When Commodore Perry forced open American trade with Japan in the middle of the 1800′s, he brought along with him a translator by the name of Manjiro Nakahama. Manjiro had been shipwrecked off of Japan years earlier, picked up by whalers, and brought back to live in Massachusetts, where, he reported he learned, among other things, including English, how to read newspapers on the toilet (I’ve already looked, that quote isn’t on Wikipedia, but trust me on this one.) He became an crucial part of the trade negotiations, being the first Japanese person to visit America, and one of the few translators of the Edo tongue.
Now, following after John, as he was more frequently called, I was reading “The Voyages of Captain Cook”, which consists of extracts from his journals, when I came across a pretty interesting quotation:
‘Emerging from Endeavour Straight, Cook sailed north-west until he fell in with the coast of New Guinea. The decision to make for Java was welcomed by all on board, of whom the greater part, says Banks, “were now pretty far gone with the longing for home which the physicians have gone so far as to esteem a disease under the name of Nostalgia” – the earliest recorded use of the word.’

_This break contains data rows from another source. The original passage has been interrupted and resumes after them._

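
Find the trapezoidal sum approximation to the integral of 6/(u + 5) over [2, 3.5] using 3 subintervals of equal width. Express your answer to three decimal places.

1.166

Δu = (3.5 − 2)/3 = 0.5.
f(2) = 6/7, f(2.5) = 0.8, f(3) = 0.75, f(3.5) = 12/17.
T_3 = (Δu/2)·[f(u_0) + 2f(u_1) + 2f(u_2) + f(u_3)].
Sum ≈ 1.166.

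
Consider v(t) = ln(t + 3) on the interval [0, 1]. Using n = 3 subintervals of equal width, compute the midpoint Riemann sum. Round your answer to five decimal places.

Δt = (1 − 0)/3 = 1/3.
Midpoints: 1/6, 0.5, 5/6.
v(1/6) ≈ 1.15268, v(0.5) ≈ 1.25276, v(5/6) ≈ 1.34373.
Sum = Δt · [v(1/6) + v(0.5) + v(5/6)].
Sum ≈ 1.24973.

1.24973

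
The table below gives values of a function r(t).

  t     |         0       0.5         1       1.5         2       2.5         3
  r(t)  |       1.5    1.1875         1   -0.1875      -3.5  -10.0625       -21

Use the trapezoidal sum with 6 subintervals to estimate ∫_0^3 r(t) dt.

Δt = 0.5.
T_6 = (0.5/2)·[1.5 + 2·1.1875 + 2·1 + 2·(-0.1875) + 2·(-3.5) + 2·(-10.0625) + (-21)] = -10.65625.

-10.65625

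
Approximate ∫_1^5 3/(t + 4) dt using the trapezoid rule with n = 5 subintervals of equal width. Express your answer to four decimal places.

1.7678

Δt = (5 − 1)/5 = 0.8.
f(1) = 0.6, f(1.8) = 15/29, f(2.6) = 5/11, f(3.4) = 15/37, f(4.2) = 15/41, f(5) = 1/3.
T_5 = (Δt/2)·[f(t_0) + 2f(t_1) + ... + 2f(t_{4}) + f(t_5)].
Sum ≈ 1.7678.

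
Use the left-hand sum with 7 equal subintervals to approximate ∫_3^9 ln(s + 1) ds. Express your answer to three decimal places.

Δs = (9 − 3)/7 = 6/7.
Left endpoints: 3, 27/7, 33/7, 39/7, 45/7, 51/7, 57/7.
f(3) ≈ 1.386, f(27/7) ≈ 1.580, f(33/7) ≈ 1.743, f(39/7) ≈ 1.883, f(45/7) ≈ 2.005, f(51/7) ≈ 2.115, f(57/7) ≈ 2.213.
Sum = Δs · [f(3) + f(27/7) + f(33/7) + ...].
Sum ≈ 11.079.

11.079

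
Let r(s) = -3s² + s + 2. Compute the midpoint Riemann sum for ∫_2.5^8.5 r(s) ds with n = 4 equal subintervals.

-550.125

Δs = (8.5 − 2.5)/4 = 1.5.
Midpoints: 3.25, 4.75, 6.25, 7.75.
r(3.25) = -26.4375, r(4.75) = -60.9375, r(6.25) = -108.9375, r(7.75) = -170.4375.
Sum = Δs · [r(3.25) + r(4.75) + r(6.25) + r(7.75)].
Sum = -550.125.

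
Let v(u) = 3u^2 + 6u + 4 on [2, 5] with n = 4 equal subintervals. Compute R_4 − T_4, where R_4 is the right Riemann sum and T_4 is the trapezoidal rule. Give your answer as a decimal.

30.375

R_4 = 223.21875.
T_4 = 192.84375.
R_4 − T_4 = 30.375.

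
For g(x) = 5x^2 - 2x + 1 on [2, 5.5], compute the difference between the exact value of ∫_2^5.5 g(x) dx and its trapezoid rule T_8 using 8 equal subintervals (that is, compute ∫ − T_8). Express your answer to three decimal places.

Exact integral: ∫_2^5.5 g(x) dx ≈ 241.20833.
T_8 ≈ 241.76660.
Error ≈ 241.20833 − 241.76660 ≈ -0.558.

-0.558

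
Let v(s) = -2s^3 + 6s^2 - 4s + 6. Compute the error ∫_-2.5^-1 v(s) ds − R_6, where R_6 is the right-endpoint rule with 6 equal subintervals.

8.0859375

Exact integral: ∫_-2.5^-1 v(s) ds = 67.78125.
R_6 = 59.6953125.
Error = 67.78125 − 59.6953125 = 8.0859375.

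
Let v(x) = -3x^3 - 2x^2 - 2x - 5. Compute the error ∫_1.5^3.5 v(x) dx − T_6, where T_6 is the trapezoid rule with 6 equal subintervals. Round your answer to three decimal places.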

This was written in 1770, which means the word ‘nostalgia’ is a pretty recent neologism. It comes from the Greek ‘nostos’ meaning return, and ‘algos’ meaning suffering. I was hoping it might come from ‘naus’ meaning ship, having something to do with sailing, or perhaps to do with algae, of which the portion of the Atlantic called the Sargasso Sea was rife to the point of becalming ships for days, but alas, those would be false etymologies. But in fact there is a whole section of Greek literature called the Nostoi, about Odysseus (and others) coming home from Troy, in the Homeric tradition. This word, and it’s origins, have also been noted at length by Kundera, I’m told – but what I wonder is if there was enough time in the intervening years for Manjiro Nakahama to have learned it before he headed back to Japan in 1850. It probably would have been particularly relevant to him.